[Info-vax] Internationalization

Arne Vajhøj arne at vajhoej.dk
Mon Dec 31 20:26:50 EST 2018


On 12/31/2018 1:04 PM, Bill Gunshannon wrote:
> On 12/31/18 11:36 AM, Dave Froble wrote:
>> On 12/31/2018 7:00 AM, Jan-Erik Söderholm wrote:
>>> Well, the world does not stand still. We have a long list of development
>>> projects on our Alpha environment. Both updates to the current apps but
>>> also new applications.
>>>
>>> And I do not think that the Alpha offer from VSI was put together only
>>> for us, so there must be a conciderable number of similar sites.
>>
>> I think that there may be more sites running old Alphas than anything 
>> else.  For sure there were enough for VSI to decide they needed an 
>> Alpha release of their own.  As "their own" HP is out of the picture.
>>
>> I'm rather sure that the first build of "their own" would be the most 
>> labor intensive.  While additional releases will have some cost to 
>> VSI, most likely not near as much, and so perhaps there will be 
>> further Alpha releases.
> 
> Software availability is only one term of the equation.  The one
> easily fixed.  The hardware is not going to be around for much
> longer.

Physical hardware becomes old and fragile.

But emulators does not age the same way.

So "Alpha's" may be around for decades to come.

Similar to the market for VAX emulators.

>> If there is a significant number of sites using Alpha VMS, who are 
>> willing to pay for support, that's chunk of change that VSI needs to 
>> consider and go after.
>>
>> You mentioned perhaps never going off Alpha.  Can you suggest reasons 
>> for that?  DEC made some very reliable stuff, but, in time the costs 
>> and efforts will increase.  I guess my question is, do reasons for not 
>> using x86 when it's available exist?
> 
> A better question would be do (valid) reasons for staying
> on Alpha once a viable alternative is there exist.

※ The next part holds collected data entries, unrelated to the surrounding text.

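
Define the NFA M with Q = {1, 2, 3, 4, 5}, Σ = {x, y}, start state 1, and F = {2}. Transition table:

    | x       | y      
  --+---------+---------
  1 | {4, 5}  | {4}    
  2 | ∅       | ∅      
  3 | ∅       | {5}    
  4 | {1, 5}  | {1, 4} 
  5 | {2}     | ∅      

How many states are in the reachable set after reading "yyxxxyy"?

2

Start in {1}.
Read 'y': 1→{4}; now {4}.
Read 'y': 4→{1, 4}; now {1, 4}.
Read 'x': 1→{4, 5}, 4→{1, 5}; now {1, 4, 5}.
Read 'x': 1→{4, 5}, 4→{1, 5}, 5→{2}; now {1, 2, 4, 5}.
Read 'x': 1→{4, 5}, 2→∅, 4→{1, 5}, 5→{2}; now {1, 2, 4, 5}.
Read 'y': 1→{4}, 2→∅, 4→{1, 4}, 5→∅; now {1, 4}.
Read 'y': 1→{4}, 4→{1, 4}; now {1, 4}.
That set has 2 states.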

The typical reasons for staying on old platform are:
1) some software dependency is not available on the new platform
2) some special hardware is not available on the new platform
3) migration cost too high

#1 will come in effect if some vendors supporting VMS Alpha
will not support VMS x86-64. I believe both PL/I and Ada
may end up in that category.

#2 will probably be rare. I don't think there were ever as much
custom hardware for Alpha as for VAX. And in case of #2 then
emulators are not an option either.

#3 will depend on VSI's approach. Just rebuild and it will run
then #3 is not an issue. If breaking too much then it is
another story.

My guess is that the vast majority of remaining
Alpha users will migrate.

I just suspect that the migration will be very slow.

Those that migrate fast already have migrated to I64.